In a literature review published in 2007, Wong et al. noted two other studies, Addeo et al. [17] and Scott et al. [18] in addition to the one by Yaneva et al. [15], which showed significant improvement in certain parameters of QOL after WBRT for patients with better prognosis [13]. Comparison of literature in this area including this current study seems to point to inconsistent findings on symptoms and changes in quality of life associated with WBRT. This may be for several reasons; firstly, few studies of WBRT include a measure of QOL as a primary endpoint and secondly, collecting data in a population of patients with short life expectancy is difficult [13]. As such, dropout bias may affect studies. In addition, no standardized questionnaires currently exist to assess QOL in patients with brain metastases [13]. Thus, the use of different questionnaires complicates the comparison of QOL across different trials and does not permit for effective meta-analyses [10]. As well, the current study was limited by its retrospective nature so important information regarding dose and fractionation of WBRT was not able to be collected for all patients.

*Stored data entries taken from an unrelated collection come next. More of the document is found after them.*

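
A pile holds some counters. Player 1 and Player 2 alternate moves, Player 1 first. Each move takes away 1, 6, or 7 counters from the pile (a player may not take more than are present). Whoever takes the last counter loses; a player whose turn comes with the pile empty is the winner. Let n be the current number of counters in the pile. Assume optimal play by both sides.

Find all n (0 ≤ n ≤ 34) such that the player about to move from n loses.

1, 3, 5, 13, 15, 17, 25, 27, 29

Use the standard recursion: the mover wins at a terminal position; elsewhere, the mover wins exactly when some move hands the opponent an L position.
n=0: no move; the opponent has just taken the last counter and therefore loses → W
n=1: L (sole option 0(W) is W)
n=2: W (go to 1, an L position)
n=3: L (sole option 2(W) is W)
n=4: W (go to 3, an L position)
n=5: L (sole option 4(W) is W)
n=6: W (go to 5, an L position)
n=7: W (go to 1, an L position)
n=8: W (go to 1, an L position)
n=9: W (go to 3, an L position)
n=10: W (go to 3, an L position)
n=11: W (go to 5, an L position)
n=12: W (go to 5, an L position)
n=13: L (options 12(W), 7(W), 6(W) are all W)
n=14: W (go to 13, an L position)
n=15: L (options 14(W), 9(W), 8(W) are all W)
n=16: W (go to 15, an L position)
n=17: L (options 16(W), 11(W), 10(W) are all W)
n=18: W (go to 17, an L position)
n=19: W (go to 13, an L position)
n=20: W (go to 13, an L position)
n=21: W (go to 15, an L position)
n=22: W (go to 15, an L position)
n=23: W (go to 17, an L position)
n=24: W (go to 17, an L position)
n=25: L (options 24(W), 19(W), 18(W) are all W)
n=26: W (go to 25, an L position)
n=27: L (options 26(W), 21(W), 20(W) are all W)
n=28: W (go to 27, an L position)
n=29: L (options 28(W), 23(W), 22(W) are all W)
n=30: W (go to 29, an L position)
n=31: W (go to 25, an L position)
n=32: W (go to 25, an L position)
n=33: W (go to 27, an L position)
n=34: W (go to 27, an L position)
The losing starting values of n are exactly the entries labelled L in this table (9 of them).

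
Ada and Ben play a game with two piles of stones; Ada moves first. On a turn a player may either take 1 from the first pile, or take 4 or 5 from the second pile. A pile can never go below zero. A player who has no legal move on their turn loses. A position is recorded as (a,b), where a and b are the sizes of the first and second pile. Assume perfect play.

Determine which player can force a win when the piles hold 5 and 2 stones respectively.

Compute win/loss labels from the base case upward. A position with no move is L. Any other position is W if it can reach an L in one move, else L.
No move ever increases a pile, so every position that can arise here has a ≤ 5 and b ≤ 2; it is enough to label the cells with 0 ≤ a ≤ 5 and 0 ≤ b ≤ 2.
Every move lowers a or b (never raises either), so fill the grid row by row in increasing a, and left to right within a row: each cell's successors are then already labelled.
      b=0  b=1  b=2
a=0:    L    L    L
a=1:    W    W    W
a=2:    L    L    L
a=3:    W    W    W
a=4:    L    L    L
a=5:    W    W    W
Cells with no legal move (terminal, hence L): (0,0), (0,1), (0,2).
The remaining L cells, each justified by listing all of its moves:
(2,0): →(1,0)(W) only, which is W, so L
(2,1): →(1,1)(W) only, which is W, so L
(2,2): →(1,2)(W) only, which is W, so L
(4,0): →(3,0)(W) only, which is W, so L
(4,1): →(3,1)(W) only, which is W, so L
(4,2): →(3,2)(W) only, which is W, so L
Every other cell has at least one move into one of the L cells above, so it is W.
The starting position (5,2) is W: Ada should move to (4,2), handing over an L position.

Ada wins.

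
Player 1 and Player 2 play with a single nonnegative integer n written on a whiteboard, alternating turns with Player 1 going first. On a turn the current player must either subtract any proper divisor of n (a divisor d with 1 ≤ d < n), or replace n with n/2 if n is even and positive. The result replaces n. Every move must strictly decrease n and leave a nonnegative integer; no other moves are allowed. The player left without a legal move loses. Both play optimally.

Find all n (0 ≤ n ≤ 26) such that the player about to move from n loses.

Build the W/L table. Terminal = L. A non-terminal position is W if it has a move to some L; otherwise it is L.
n=0: no move → L
n=1: no move → L
n=2: can move to 1, which is L ⇒ W
n=3: the only move is to 2(W), a W ⇒ L
n=4: can move to 3, which is L ⇒ W
n=5: the only move is to 4(W), a W ⇒ L
n=6: can move to 3, which is L ⇒ W
n=7: the only move is to 6(W), a W ⇒ L
n=8: can move to 7, which is L ⇒ W
n=9: moves to 6(W), 8(W); every one is W ⇒ L
n=10: can move to 5, which is L ⇒ W
n=11: the only move is to 10(W), a W ⇒ L
n=12: can move to 9, which is L ⇒ W
n=13: the only move is to 12(W), a W ⇒ L
n=14: can move to 7, which is L ⇒ W
n=15: moves to 10(W), 12(W), 14(W); every one is W ⇒ L
n=16: can move to 15, which is L ⇒ W
n=17: the only move is to 16(W), a W ⇒ L
n=18: can move to 9, which is L ⇒ W
n=19: the only move is to 18(W), a W ⇒ L
n=20: can move to 15, which is L ⇒ W
n=21: moves to 14(W), 18(W), 20(W); every one is W ⇒ L
n=22: can move to 11, which is L ⇒ W
n=23: the only move is to 22(W), a W ⇒ L
n=24: can move to 21, which is L ⇒ W
n=25: moves to 20(W), 24(W); every one is W ⇒ L
n=26: can move to 13, which is L ⇒ W
Reading off the rows marked L gives the requested list; there are 14 such values of n.

0, 1, 3, 5, 7, 9, 11, 13, 15, 17, 19, 21, 23, 25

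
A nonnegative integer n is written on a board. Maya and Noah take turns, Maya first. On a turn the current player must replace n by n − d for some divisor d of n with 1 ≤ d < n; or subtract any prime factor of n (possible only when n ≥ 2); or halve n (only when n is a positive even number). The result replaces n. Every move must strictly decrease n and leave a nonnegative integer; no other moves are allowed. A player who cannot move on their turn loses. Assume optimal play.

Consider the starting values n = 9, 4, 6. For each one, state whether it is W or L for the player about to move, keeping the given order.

Build the W/L table. Terminal = L. A non-terminal position is W if it has a move to some L; otherwise it is L.
n=0: no move → L
n=1: no move → L
n=2: reaches L-position 0 → W
n=3: reaches L-position 0 → W
n=4: only reaches 2(W), 3(W), all W → L
n=5: reaches L-position 0 → W
n=6: reaches L-position 4 → W
n=7: reaches L-position 0 → W
n=8: reaches L-position 4 → W
n=9: only reaches 6(W), 8(W), all W → L

9: L, 4: L, 6: W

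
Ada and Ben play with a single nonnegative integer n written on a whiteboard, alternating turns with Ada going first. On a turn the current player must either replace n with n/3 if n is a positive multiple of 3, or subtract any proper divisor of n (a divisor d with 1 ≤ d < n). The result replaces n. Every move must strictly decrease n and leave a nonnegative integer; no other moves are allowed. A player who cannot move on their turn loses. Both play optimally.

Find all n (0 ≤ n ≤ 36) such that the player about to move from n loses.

Classify positions by backward induction: terminal positions (no move available) are L. From any other position, the mover wins iff some move reaches an L.
n=0: no move → L
n=1: no move → L
n=2: reaches L-position 1 → W
n=3: reaches L-position 1 → W
n=4: only reaches 2(W), 3(W), all W → L
n=5: reaches L-position 4 → W
n=6: reaches L-position 4 → W
n=7: only reaches 6(W), which is W → L
n=8: reaches L-position 4 → W
n=9: only reaches 3(W), 6(W), 8(W), all W → L
n=10: reaches L-position 9 → W
n=11: only reaches 10(W), which is W → L
n=12: reaches L-position 4 → W
n=13: only reaches 12(W), which is W → L
n=14: reaches L-position 7 → W
n=15: only reaches 5(W), 10(W), 12(W), 14(W), all W → L
n=16: reaches L-position 15 → W
n=17: only reaches 16(W), which is W → L
n=18: reaches L-position 9 → W
n=19: only reaches 18(W), which is W → L
n=20: reaches L-position 15 → W
n=21: reaches L-position 7 → W
n=22: reaches L-position 11 → W
n=23: only reaches 22(W), which is W → L
n=24: reaches L-position 23 → W
n=25: only reaches 20(W), 24(W), all W → L
n=26: reaches L-position 13 → W
n=27: reaches L-position 9 → W
n=28: only reaches 14(W), 21(W), 24(W), 26(W), 27(W), all W → L
n=29: reaches L-position 28 → W
n=30: reaches L-position 15 → W
n=31: only reaches 30(W), which is W → L
n=32: reaches L-position 28 → W
n=33: reaches L-position 11 → W
n=34: reaches L-position 17 → W
n=35: reaches L-position 28 → W
n=36: only reaches 12(W), 18(W), 24(W), 27(W), 30(W), 32(W), 33(W), 34(W), 35(W), all W → L
Reading off the rows marked L gives the requested list; there are 15 such values of n.

0, 1, 4, 7, 9, 11, 13, 15, 17, 19, 23, 25, 28, 31, 36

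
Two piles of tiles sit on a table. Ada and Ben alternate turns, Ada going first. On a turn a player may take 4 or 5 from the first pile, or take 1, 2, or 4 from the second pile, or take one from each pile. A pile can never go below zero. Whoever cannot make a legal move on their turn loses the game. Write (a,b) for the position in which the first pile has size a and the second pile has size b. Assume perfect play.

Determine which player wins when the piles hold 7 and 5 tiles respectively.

Work bottom-up. With no move the player to move loses. Otherwise the position is W if at least one move leads to an L position for the opponent, and L if every move leads to a W.
No move ever increases a pile, so every position that can arise here has a ≤ 7 and b ≤ 5; it is enough to label the cells with 0 ≤ a ≤ 7 and 0 ≤ b ≤ 5.
Every move lowers a or b (never raises either), so fill the grid row by row in increasing a, and left to right within a row: each cell's successors are then already labelled.
      b=0  b=1  b=2  b=3  b=4  b=5
a=0:    L    W    W    L    W    W
a=1:    L    W    W    L    W    W
a=2:    L    W    W    L    W    W
a=3:    L    W    W    L    W    W
a=4:    W    W    L    W    W    L
a=5:    W    L    W    W    L    W
a=6:    W    L    W    W    L    W
a=7:    W    L    W    W    L    W
Cells with no legal move (terminal, hence L): (0,0), (1,0), (2,0), (3,0).
The remaining L cells, each justified by listing all of its moves:
(0,3): moves to (0,2)(W), (0,1)(W); every one is W ⇒ L
(1,3): moves to (1,2)(W), (1,1)(W), (0,2)(W); every one is W ⇒ L
(2,3): moves to (2,2)(W), (2,1)(W), (1,2)(W); every one is W ⇒ L
(3,3): moves to (3,2)(W), (3,1)(W), (2,2)(W); every one is W ⇒ L
(4,2): moves to (0,2)(W), (4,1)(W), (4,0)(W), (3,1)(W); every one is W ⇒ L
(4,5): moves to (0,5)(W), (4,4)(W), (4,3)(W), (4,1)(W), (3,4)(W); every one is W ⇒ L
(5,1): moves to (1,1)(W), (0,1)(W), (5,0)(W), (4,0)(W); every one is W ⇒ L
(5,4): moves to (1,4)(W), (0,4)(W), (5,3)(W), (5,2)(W), (5,0)(W), (4,3)(W); every one is W ⇒ L
(6,1): moves to (2,1)(W), (1,1)(W), (6,0)(W), (5,0)(W); every one is W ⇒ L
(6,4): moves to (2,4)(W), (1,4)(W), (6,3)(W), (6,2)(W), (6,0)(W), (5,3)(W); every one is W ⇒ L
(7,1): moves to (3,1)(W), (2,1)(W), (7,0)(W), (6,0)(W); every one is W ⇒ L
(7,4): moves to (3,4)(W), (2,4)(W), (7,3)(W), (7,2)(W), (7,0)(W), (6,3)(W); every one is W ⇒ L
Every other cell has at least one move into one of the L cells above, so it is W.
From (7,5) Ada can move to (7,4), reaching an L position.

Ada wins.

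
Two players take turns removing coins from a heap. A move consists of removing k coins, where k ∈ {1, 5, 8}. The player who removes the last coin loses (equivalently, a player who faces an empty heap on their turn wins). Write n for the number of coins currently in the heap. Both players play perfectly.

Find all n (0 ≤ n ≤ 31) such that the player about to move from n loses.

Work bottom-up. With no move the player to move wins. Otherwise the position is W if at least one move leads to an L position for the opponent, and L if every move leads to a W.
n=0: no move; the opponent has just taken the last coin and therefore loses → W
n=1: L (sole option 0(W) is W)
n=2: W (go to 1, an L position)
n=3: L (sole option 2(W) is W)
n=4: W (go to 3, an L position)
n=5: L (options 4(W), 0(W) are all W)
n=6: W (go to 5, an L position)
n=7: L (options 6(W), 2(W) are all W)
n=8: W (go to 7, an L position)
n=9: W (go to 1, an L position)
n=10: W (go to 5, an L position)
n=11: W (go to 3, an L position)
n=12: W (go to 7, an L position)
n=13: W (go to 5, an L position)
n=14: L (options 13(W), 9(W), 6(W) are all W)
n=15: W (go to 14, an L position)
n=16: L (options 15(W), 11(W), 8(W) are all W)
n=17: W (go to 16, an L position)
n=18: L (options 17(W), 13(W), 10(W) are all W)
n=19: W (go to 18, an L position)
n=20: L (options 19(W), 15(W), 12(W) are all W)
n=21: W (go to 20, an L position)
n=22: W (go to 14, an L position)
n=23: W (go to 18, an L position)
n=24: W (go to 16, an L position)
n=25: W (go to 20, an L position)
n=26: W (go to 18, an L position)
n=27: L (options 26(W), 22(W), 19(W) are all W)
n=28: W (go to 27, an L position)
n=29: L (options 28(W), 24(W), 21(W) are all W)
n=30: W (go to 29, an L position)
n=31: L (options 30(W), 26(W), 23(W) are all W)
The losing starting values of n are exactly the entries labelled L in this table (11 of them).

1, 3, 5, 7, 14, 16, 18, 20, 27, 29, 31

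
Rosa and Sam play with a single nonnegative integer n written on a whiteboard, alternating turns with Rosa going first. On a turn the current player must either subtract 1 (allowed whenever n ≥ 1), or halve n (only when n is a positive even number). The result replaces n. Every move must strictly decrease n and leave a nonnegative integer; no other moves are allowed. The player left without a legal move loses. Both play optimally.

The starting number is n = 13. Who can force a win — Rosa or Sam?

Sam wins.

Use the standard recursion: the mover loses at a terminal position; elsewhere, the mover wins exactly when some move hands the opponent an L position.
n=0: no move → L
n=1: reaches L-position 0 → W
n=2: only reaches 1(W), which is W → L
n=3: reaches L-position 2 → W
n=4: reaches L-position 2 → W
n=5: only reaches 4(W), which is W → L
n=6: reaches L-position 5 → W
n=7: only reaches 6(W), which is W → L
n=8: reaches L-position 7 → W
n=9: only reaches 8(W), which is W → L
n=10: reaches L-position 5 → W
n=11: only reaches 10(W), which is W → L
n=12: reaches L-position 11 → W
n=13: only reaches 12(W), which is W → L
The starting position 13 is L: whatever Rosa does, the opponent receives a W position.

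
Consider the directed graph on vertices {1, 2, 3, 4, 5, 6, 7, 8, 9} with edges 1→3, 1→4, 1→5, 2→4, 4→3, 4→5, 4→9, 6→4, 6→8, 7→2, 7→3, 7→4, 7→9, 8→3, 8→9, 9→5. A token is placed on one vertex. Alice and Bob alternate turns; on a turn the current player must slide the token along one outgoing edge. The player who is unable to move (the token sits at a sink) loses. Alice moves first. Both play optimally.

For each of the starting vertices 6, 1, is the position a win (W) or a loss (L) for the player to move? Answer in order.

6: L, 1: W

Compute win/loss labels from the base case upward. A position with no move is L. Any other position is W if it can reach an L in one move, else L.
Every edge goes from a vertex to one that appears earlier in the order 5, 3, 9, 4, 8, 6, 2, 7, 1, so processing vertices in that order labels each vertex after all of its successors.
5: no outgoing edge → L
3: no outgoing edge → L
9: →5(L), so W
4: →3(L), so W
8: →3(L), so W
6: →8(W), 4(W) — all W, so L
2: →4(W) only, which is W, so L
7: →2(L), so W
1: →3(L), so W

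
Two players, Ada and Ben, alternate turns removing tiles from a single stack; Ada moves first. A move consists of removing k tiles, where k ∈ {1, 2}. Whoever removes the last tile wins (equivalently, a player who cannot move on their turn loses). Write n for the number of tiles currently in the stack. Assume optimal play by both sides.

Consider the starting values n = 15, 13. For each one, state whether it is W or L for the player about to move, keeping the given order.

15: L, 13: W

Classify positions by backward induction: terminal positions (no move available) are L. From any other position, the mover wins iff some move reaches an L.
n=0: no move → L
n=1: →0(L), so W
n=2: →0(L), so W
n=3: →2(W), 1(W) — all W, so L
n=4: →3(L), so W
n=5: →3(L), so W
n=6: →5(W), 4(W) — all W, so L
n=7: →6(L), so W
n=8: →6(L), so W
n=9: →8(W), 7(W) — all W, so L
n=10: →9(L), so W
n=11: →9(L), so W
n=12: →11(W), 10(W) — all W, so L
n=13: →12(L), so W
n=14: →12(L), so W
n=15: →14(W), 13(W) — all W, so L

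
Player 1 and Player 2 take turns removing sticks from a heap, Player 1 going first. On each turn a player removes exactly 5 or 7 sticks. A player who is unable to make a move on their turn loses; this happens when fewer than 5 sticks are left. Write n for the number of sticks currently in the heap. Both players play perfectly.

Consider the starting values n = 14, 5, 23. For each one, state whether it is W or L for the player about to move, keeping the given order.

Compute win/loss labels from the base case upward. A position with no move is L. Any other position is W if it can reach an L in one move, else L.
n=0: no move → L
n=1: no move → L
n=2: no move → L
n=3: no move → L
n=4: no move → L
n=5: can move to 0, which is L ⇒ W
n=6: can move to 1, which is L ⇒ W
n=7: can move to 2, which is L ⇒ W
n=8: can move to 3, which is L ⇒ W
n=9: can move to 4, which is L ⇒ W
n=10: can move to 3, which is L ⇒ W
n=11: can move to 4, which is L ⇒ W
n=12: moves to 7(W), 5(W); every one is W ⇒ L
n=13: moves to 8(W), 6(W); every one is W ⇒ L
n=14: moves to 9(W), 7(W); every one is W ⇒ L
n=15: moves to 10(W), 8(W); every one is W ⇒ L
n=16: moves to 11(W), 9(W); every one is W ⇒ L
n=17: can move to 12, which is L ⇒ W
n=18: can move to 13, which is L ⇒ W
n=19: can move to 14, which is L ⇒ W
n=20: can move to 15, which is L ⇒ W
n=21: can move to 16, which is L ⇒ W
n=22: can move to 15, which is L ⇒ W
n=23: can move to 16, which is L ⇒ W

14: L, 5: W, 23: W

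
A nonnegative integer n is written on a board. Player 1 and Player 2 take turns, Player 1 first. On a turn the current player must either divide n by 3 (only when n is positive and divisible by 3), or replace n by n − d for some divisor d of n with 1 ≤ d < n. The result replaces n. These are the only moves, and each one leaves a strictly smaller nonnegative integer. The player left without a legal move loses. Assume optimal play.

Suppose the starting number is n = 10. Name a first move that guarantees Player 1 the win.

Label each position W (a win for the player to move) or L (a loss). A position with no legal move is L; any other position is W exactly when some move reaches an L, and L when every move reaches a W.
n=0: no move → L
n=1: no move → L
n=2: can move to 1, which is L ⇒ W
n=3: can move to 1, which is L ⇒ W
n=4: moves to 2(W), 3(W); every one is W ⇒ L
n=5: can move to 4, which is L ⇒ W
n=6: can move to 4, which is L ⇒ W
n=7: the only move is to 6(W), a W ⇒ L
n=8: can move to 4, which is L ⇒ W
n=9: moves to 3(W), 6(W), 8(W); every one is W ⇒ L
n=10: can move to 9, which is L ⇒ W
From 10, the L positions reachable in one move are: 9.

Move to 9.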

The present study examined the QOL and symptoms experienced by patients with brain metastases treated with WBRT. It is imperative to measure these parameters in patients treated with WBRT, as they tend to have limited survival and poor performance status. We determined that patients who experience greater symptom burden have worse overall QOL. As well, QOL decreased over time after WBRT delivery in certain patient groups. It is important to evaluate QOL and symptoms in palliative patients to ensure that treatment prescribed will meet patient care goals and ameliorate distressing symptoms.